Inilah laporan lengkap kasus KK Bodong yang melibatkan dosen. Bagaimana kisah akhirnya, silakan simak saja.
JABARSATU.COM – Dalam BAB XI KETENTUAN PERALIHAN Pasal 40 tentang PERATURAN GUBERNUR (pergub) JAWA BARAT NOMOR 16 TAHUN 2019 2016 TENTANG PEDOMAN PENERIMAAN PESERTA DIDIK BARU PADA SEKOLAH MENENGAH ATAS, SEKOLAH MENENGAH KEJURUAN, DAN SEKOLAH LUAR BIASA tertulis jelas bahwa “Khusus untuk pelaksanaan PPDB tahun ajaran 2019/2020, ketentuan mengenai domisili calon Peserta Didik berdasarkan alamat pada kartu keluarga atau surat keterangan domisili sebagaimana dimaksud dalam Pasal 16 ayat (1), dapat diterbitkan paling singkat 6 (enam) bulan sebelum pendaftaran PPDB. Pasal diatas adalah korelasi dengan SANKSI Pasal 39 yang isinya Gubernur memberikan sanksi kepada pejabat Dinas, kepala sekolah, guru dan/atau tenaga kependidikan dalam hal melakukan pelanggaran dalam penyelenggaraan PPDB
sebagaimana diatur dalam Peraturan Gubernur ini.
Aturan lebih tingginya lagi ada di Menteri Pendidikan dan Kebudayaan Muhadjir Effendy menilai Penerimaan Peserta Didik Baru atau PPDB berbasis zonasi mencegah terjadinya kecurangan di sekolah.
“PPDB ini salah satu cara mencegah kecurangan. Sama halnya seperti Ujian Nasional Berbasis Komputer (UNBK) pada UN,” ujar Mendikbud dalam seminar di Jakarta, Senin (8/7/2019).
Sebelum dilaksanakan UNBK, kata dia, kecurangan kerap terjadi. Mendikbud menyebut ada di suatu daerah yang soal ujiannya tidak sampai di sekolah, dan dikerjakan di kecamatan karena jarak ke sekolahnya mencapai empat jam dan beda pulau pula.

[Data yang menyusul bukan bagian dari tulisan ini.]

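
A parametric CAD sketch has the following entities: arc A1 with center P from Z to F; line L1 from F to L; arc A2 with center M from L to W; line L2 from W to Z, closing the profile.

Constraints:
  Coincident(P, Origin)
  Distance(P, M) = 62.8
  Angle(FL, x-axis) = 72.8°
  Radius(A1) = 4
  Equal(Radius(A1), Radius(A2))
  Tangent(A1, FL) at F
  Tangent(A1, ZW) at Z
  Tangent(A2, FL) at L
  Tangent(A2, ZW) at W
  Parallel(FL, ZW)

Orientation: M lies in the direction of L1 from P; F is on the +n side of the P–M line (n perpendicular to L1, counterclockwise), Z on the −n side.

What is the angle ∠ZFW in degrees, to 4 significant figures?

82.74°

The slot axis is L1's direction at 72.8°, so u = (cos 72.8°, sin 72.8°) = (0.2957, 0.9553) and n = (−sin 72.8°, cos 72.8°) = (-0.9553, 0.2957). P is at the origin and M lies 62.8 along u from P, so M = 62.8·u = (18.57, 59.99). Tangency of A1 to both parallel lines with radius 4.0 puts F and Z at P ± 4.0·n: F = (-3.821, 1.183), Z = (3.821, -1.183). Equal radii place L and W the same way about M: L = M + 4.0·n = (14.75, 61.17), W = M − 4.0·n = (22.39, 58.81). Then cos ∠ZFW = FZ·FW / (|FZ||FW|), giving 82.74°.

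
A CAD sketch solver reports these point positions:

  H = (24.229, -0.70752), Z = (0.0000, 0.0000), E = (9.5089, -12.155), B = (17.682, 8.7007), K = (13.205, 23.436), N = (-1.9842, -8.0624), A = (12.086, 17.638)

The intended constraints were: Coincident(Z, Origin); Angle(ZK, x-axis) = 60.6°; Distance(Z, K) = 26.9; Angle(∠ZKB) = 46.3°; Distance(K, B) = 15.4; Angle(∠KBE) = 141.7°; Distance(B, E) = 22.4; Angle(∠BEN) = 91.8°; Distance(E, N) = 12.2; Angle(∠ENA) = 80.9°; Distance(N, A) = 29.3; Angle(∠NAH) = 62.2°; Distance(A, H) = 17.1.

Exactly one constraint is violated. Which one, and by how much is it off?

Distance(A, H) = 17.1 — off by 4.90.

Z = (0.00, 0.00) ✓; ZK at 60.60° ✓; |ZK| = 26.90 ✓; ∠ZKB = 46.30° ✓; |KB| = 15.40 ✓; ∠KBE = 141.7° ✓; |BE| = 22.40 ✓; ∠BEN = 91.80° ✓; |EN| = 12.20 ✓; ∠ENA = 80.90° ✓; |NA| = 29.30 ✓; ∠NAH = 62.20° ✓; |AH| = 22.00 ✗.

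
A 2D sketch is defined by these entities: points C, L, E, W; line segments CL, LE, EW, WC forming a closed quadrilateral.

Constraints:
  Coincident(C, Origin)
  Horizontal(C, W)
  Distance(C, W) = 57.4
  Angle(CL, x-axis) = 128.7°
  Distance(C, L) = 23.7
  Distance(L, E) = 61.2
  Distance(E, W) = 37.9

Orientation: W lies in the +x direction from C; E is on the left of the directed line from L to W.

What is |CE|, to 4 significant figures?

56.49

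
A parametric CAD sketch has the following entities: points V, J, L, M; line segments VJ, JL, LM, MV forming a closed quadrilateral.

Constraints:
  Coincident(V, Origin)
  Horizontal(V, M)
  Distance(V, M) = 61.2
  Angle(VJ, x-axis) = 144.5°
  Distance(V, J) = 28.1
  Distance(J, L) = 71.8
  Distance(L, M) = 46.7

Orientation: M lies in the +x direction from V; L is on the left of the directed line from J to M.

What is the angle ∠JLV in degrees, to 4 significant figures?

22.69°

V is at the origin; VM is horizontal with |VM| = 61.2 and M in +x, so M = (61.2, 0). VJ runs at 144.5° with |VJ| = 28.1, so J = (-22.88, 16.32). L is determined by |JL| = 71.8 and |LM| = 46.7 together: it lies at the intersection of circle(J, 71.8) and circle(M, 46.7). With |JM| = 85.65, the foot of the radical line on JM is 60.19 from J and the perpendicular offset is √(71.8² − 60.19²) = 39.15. Taking the left-of-JM solution: L = (43.67, 43.28).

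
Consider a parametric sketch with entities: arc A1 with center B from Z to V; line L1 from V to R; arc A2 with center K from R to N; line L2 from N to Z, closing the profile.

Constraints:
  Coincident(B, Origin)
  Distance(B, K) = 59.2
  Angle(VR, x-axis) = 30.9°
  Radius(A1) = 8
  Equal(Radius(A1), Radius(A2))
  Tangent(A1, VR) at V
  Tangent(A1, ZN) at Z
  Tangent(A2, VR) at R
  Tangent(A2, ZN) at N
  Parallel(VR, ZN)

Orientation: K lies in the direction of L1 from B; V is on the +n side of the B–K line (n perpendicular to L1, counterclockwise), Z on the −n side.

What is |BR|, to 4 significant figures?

59.74

Tangency of A1 to both parallel lines with radius 8.0 puts V and Z at B ± 8.0·n: V = (-4.108, 6.865), Z = (4.108, -6.865). Equal radii place R and N the same way about K: R = K + 8.0·n = (46.69, 37.27), N = K − 8.0·n = (54.91, 23.54). Then |BR| = |R − B| = 59.74.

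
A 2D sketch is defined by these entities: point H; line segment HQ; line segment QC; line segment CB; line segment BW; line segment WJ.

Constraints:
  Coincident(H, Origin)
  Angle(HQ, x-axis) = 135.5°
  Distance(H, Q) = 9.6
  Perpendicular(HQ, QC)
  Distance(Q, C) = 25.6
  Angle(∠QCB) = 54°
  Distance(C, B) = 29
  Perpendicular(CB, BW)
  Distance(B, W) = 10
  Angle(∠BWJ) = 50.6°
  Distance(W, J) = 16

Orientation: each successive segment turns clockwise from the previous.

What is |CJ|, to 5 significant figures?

16.637

H is at the origin; HQ runs at 135.5° with length 9.6, so Q = (-6.8472, 6.7287). HQ is perpendicular to QC, so QC runs at 45.500°; with |QC| = 25.6, C = (11.096, 24.988). ∠QCB = 54.0° gives CB at -80.500° from the x-axis; with |CB| = 29.0, B = (15.882, -3.6143). CB is perpendicular to BW, so BW runs at -170.50°; with |BW| = 10.0, W = (6.0196, -5.2648). ∠BWJ = 50.6° gives WJ at 60.100° from the x-axis; with |WJ| = 16.0, J = (13.995, 8.6055). Then |CJ| = |J − C| = 16.637.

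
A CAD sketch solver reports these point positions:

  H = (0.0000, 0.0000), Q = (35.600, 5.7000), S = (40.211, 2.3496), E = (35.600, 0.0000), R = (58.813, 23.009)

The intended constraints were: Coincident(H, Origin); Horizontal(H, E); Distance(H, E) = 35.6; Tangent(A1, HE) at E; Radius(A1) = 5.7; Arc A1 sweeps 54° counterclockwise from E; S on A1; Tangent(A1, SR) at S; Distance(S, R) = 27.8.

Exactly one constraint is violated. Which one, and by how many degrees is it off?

Tangent(A1, SR) at S — off by 6.00°.

H = (0.00, 0.00) ✓; H.y = 0.00, E.y = 0.00 ✓; |HE| = 35.60 ✓; ∠(QE, EH) = 90.00° ✓; |QE| = 5.700 ✓; bearing(Q→S) − bearing(Q→E) = 54.00° ✓; |QS| = 5.700 ✓; ∠(QS, SR) = 96.00° ✗; |SR| = 27.80 ✓.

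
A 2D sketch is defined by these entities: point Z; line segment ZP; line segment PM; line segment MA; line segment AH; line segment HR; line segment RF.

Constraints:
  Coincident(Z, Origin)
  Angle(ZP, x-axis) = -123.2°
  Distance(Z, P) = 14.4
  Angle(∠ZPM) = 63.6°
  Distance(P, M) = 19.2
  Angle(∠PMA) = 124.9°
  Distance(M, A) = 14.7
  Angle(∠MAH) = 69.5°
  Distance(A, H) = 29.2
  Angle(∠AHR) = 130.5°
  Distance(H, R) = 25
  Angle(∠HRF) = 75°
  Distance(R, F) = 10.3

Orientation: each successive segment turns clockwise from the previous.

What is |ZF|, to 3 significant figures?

24.4

Z is at the origin; ZP runs at -123.2° with length 14.4, so P = (-7.88, -12.0). ∠ZPM = 63.6° gives PM at 120° from the x-axis; with |PM| = 19.2, M = (-17.6, 4.51). ∠PMA = 124.9° gives MA at 65.3° from the x-axis; with |MA| = 14.7, A = (-11.5, 17.9). ∠MAH = 69.5° gives AH at -45.2° from the x-axis; with |AH| = 29.2, H = (9.12, -2.85). ∠AHR = 130.5° gives HR at -94.7° from the x-axis; with |HR| = 25.0, R = (7.07, -27.8). ∠HRF = 75.0° gives RF at 160° from the x-axis; with |RF| = 10.3, F = (-2.63, -24.3). Then |ZF| = |F − Z| = 24.4.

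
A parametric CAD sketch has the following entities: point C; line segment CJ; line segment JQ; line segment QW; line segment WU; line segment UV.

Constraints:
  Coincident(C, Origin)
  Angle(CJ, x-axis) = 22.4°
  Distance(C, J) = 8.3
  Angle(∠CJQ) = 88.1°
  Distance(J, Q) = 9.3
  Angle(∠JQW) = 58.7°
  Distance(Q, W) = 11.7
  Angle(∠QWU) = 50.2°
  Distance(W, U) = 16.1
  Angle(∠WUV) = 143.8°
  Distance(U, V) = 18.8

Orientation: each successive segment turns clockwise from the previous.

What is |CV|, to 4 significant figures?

31.65

∠QWU = 50.2° gives WU at 39.40° from the x-axis; with |WU| = 16.1, U = (11.88, 6.863). ∠WUV = 143.8° gives UV at 3.200° from the x-axis; with |UV| = 18.8, V = (30.65, 7.913). Then |CV| = |V − C| = 31.65.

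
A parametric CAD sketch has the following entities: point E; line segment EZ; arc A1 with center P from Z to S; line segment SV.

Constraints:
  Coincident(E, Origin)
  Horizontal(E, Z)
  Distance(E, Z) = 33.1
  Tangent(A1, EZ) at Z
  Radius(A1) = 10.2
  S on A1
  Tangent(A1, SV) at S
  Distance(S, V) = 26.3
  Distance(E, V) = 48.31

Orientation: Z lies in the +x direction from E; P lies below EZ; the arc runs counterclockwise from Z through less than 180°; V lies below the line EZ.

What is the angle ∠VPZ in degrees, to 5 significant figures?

172.85°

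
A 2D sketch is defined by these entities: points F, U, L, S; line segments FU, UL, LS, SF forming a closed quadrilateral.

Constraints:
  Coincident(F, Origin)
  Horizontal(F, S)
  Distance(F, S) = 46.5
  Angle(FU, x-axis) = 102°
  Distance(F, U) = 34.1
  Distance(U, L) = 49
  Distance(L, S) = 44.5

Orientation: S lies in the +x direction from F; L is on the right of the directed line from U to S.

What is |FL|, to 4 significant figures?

14.94

F is at the origin; F and S share the same y with |FS| = 46.5 and S in +x, so S = (46.5, 0). FU runs at 102.0° with |FU| = 34.1, so U = (-7.090, 33.35). L is determined by |UL| = 49.0 and |LS| = 44.5 together: it lies at the intersection of circle(U, 49.0) and circle(S, 44.5). With |US| = 63.12, the foot of the radical line on US is 34.89 from U and the perpendicular offset is √(49.0² − 34.89²) = 34.40. Taking the right-of-US solution: L = (4.357, -14.29).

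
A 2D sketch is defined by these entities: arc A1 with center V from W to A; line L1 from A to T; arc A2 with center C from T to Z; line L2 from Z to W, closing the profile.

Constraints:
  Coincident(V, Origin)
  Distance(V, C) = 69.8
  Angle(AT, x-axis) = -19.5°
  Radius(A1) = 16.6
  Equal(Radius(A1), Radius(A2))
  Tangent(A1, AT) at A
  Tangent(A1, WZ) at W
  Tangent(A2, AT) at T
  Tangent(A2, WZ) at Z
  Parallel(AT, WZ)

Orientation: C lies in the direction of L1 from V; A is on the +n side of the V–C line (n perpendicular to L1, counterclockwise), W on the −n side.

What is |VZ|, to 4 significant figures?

71.75

Tangency of A1 to both parallel lines with radius 16.6 puts A and W at V ± 16.6·n: A = (5.541, 15.65), W = (-5.541, -15.65). Equal radii place T and Z the same way about C: T = C + 16.6·n = (71.34, -7.652), Z = C − 16.6·n = (60.26, -38.95). Then |VZ| = |Z − V| = 71.75.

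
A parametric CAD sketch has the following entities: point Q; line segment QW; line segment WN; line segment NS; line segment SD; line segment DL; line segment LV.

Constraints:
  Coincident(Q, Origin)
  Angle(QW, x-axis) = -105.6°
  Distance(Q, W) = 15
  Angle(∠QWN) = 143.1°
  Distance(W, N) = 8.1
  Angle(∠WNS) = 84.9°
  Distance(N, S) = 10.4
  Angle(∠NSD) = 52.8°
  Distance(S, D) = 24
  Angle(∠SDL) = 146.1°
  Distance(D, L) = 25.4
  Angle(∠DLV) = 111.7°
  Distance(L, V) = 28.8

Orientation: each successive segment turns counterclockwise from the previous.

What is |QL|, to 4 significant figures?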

Akhirnya, soal UN yang masih berbasis kertas itu dikerjakan selain siswanya. “Begitu sekolah yang UN pakai kertas ganti ke UNBK nilainya langsung turun,” kata dia.
Ia menambahkan, memang kualitas pendidikan penting, namun apa artinya jika tidak jujur. Dengan nilai UN yang salah, langkah yang diambil untuk perbaikan pendidikan juga salah.
Oleh karena itu, katanya, hasil yang diraih dengan jujur menentukan langkah perbaikan apa yang diambil. Begitu juga dengan PPDB, yang sebelumnya banyak terjadi praktik kecurangan, namun dengan sistem zonasi hal itu tidak terjadi lagi. “Banyak yang harus diselesaikan, seperti praktik curang pada PPDB, jual beli kursi, titipan pejabat hingga ada kepala sekolah yang sengaja membuka kelas tambahan padahal PPDB telah selesai,” katanya.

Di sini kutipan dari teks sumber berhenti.